In the first six weeks of study, New Making course focus on the production of a series of ‘try-out’ digital fabrication that support skills in using laser cutting, CNC and 3D printing, it aims to develop/experiment material understanding, making processes and digital cultures. In this post, I would like to focus on the explorations of 3D Printing support structure and how it related to the final outcome.
3D Print parts are built layer by layer, each new layer must be supported by the previous layers. It is important to consider support structures and how it may affect to the final result. When working on my week 3 Scaffolding Glitches assignment, I used a half squat female as my model to understand the digital fabrication techniques in a better way. Set up different quality data, nozzle, shell infill, speed, and support structure and to play with the 3D print technology. Also, the squat posture aims to use 3D printing support structure to create a “chair-like” base, which preferably fit her needing, as well as infill pattern and density presenting as the pattern of the “chair”.

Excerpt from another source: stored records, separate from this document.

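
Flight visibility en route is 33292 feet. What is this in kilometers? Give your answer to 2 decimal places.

10.15 km

1 ft = 0.0003048 km, so 33292 × 0.0003048 = 10.15 km.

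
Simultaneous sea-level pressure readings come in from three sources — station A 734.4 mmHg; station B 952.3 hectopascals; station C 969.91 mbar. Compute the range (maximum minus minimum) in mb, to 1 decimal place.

26.8 mb

station A: 734.4 mmHg = 979.120 mb.
station B: 952.3 hPa = 952.300 mb.
Spread: 979.120 − 952.300 = 26.8 mb.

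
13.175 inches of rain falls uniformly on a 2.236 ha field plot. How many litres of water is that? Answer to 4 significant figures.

7483000 litres

Depth: 13.175 in × 25.4 = 334.645 mm.
Area: 2.236 ha = 22360 m².
1 mm over 1 m² is 1 L, so volume = 334.645 × 22360 = 7482662.2 L ≈ 7483000 L.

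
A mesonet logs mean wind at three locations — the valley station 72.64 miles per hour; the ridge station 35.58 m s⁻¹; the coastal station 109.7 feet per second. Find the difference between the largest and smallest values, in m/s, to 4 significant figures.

the valley station: 72.64 mph = 32.47299 m/s.
the coastal station: 109.7 ft/s = 33.43656 m/s.
Spread: 35.58000 − 32.47299 = 3.107 m/s.

3.107 m/s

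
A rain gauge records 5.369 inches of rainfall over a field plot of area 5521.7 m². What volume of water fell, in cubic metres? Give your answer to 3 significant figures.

Depth: 5.369 in × 25.4 = 136.3726 mm.
1 mm over 1 m² is 1 L, so volume = 136.3726 × 5521.7 = 753008.59 L = 753 m³.

753 cubic metres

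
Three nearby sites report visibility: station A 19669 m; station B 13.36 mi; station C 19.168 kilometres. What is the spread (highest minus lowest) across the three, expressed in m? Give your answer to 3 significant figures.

2330 m

station B: 13.36 SM = 21500.84 m.
station C: 19.168 km = 19168.00 m.
Spread: 21500.84 − 19168.00 = 2330 m.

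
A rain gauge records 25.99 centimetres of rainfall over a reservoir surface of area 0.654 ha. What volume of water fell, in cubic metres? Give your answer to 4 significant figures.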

The study of the custom print setup introduces me more 3D print technical details of fabrication processes, and how the machine works differently based on the setting.

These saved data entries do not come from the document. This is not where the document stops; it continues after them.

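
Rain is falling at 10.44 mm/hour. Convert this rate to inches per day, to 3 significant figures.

9.86 in/day

10.44 mm/hour × 0.0393701 in/mm × 24 hour/day = 9.86 in/day.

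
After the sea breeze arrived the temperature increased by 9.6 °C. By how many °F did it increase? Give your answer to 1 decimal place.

17.3 °F

A change of 1 °C equals a change of 1.8 °F: Δ°F = 9.6 × 1.8 = 17.3 °F.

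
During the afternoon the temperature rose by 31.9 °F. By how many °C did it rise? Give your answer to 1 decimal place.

17.7 °C

A change of 1 °C equals a change of 1.8 °F: Δ°C = 31.9 × 0.5556 = 17.7 °C.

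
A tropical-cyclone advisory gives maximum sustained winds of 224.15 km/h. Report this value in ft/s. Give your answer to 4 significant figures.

1 km/h = 0.911344 ft/s, so 224.15 × 0.911344 = 204.3 ft/s.

204.3 ft/s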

During the post-processing stage, the support structure usually removed or sanded, but in this further study, I realized support structure could be used as a part of design outcome, even it might add greater material costs and more processing time.
1. Remodel the original female figure model in MODO Foundr, by adjusting the curvature of her legs (knee: from 90 degrees to 110 degrees)
2. Put into Cura
3. Rotate the figure into three different postures
4. Custom the Print setup:
Support placement: everywhere
Support Overhang Angle: 50
Build Plate Adhesion Type: Brim
5. Study the Support (nattier blue) and the Shell (Red)
The different postures of the model present the completely distinct support structure position, time cost, and material use. This application could be used in future furniture design, medical study, or ergonomic study, which producing product that fit human physical needs.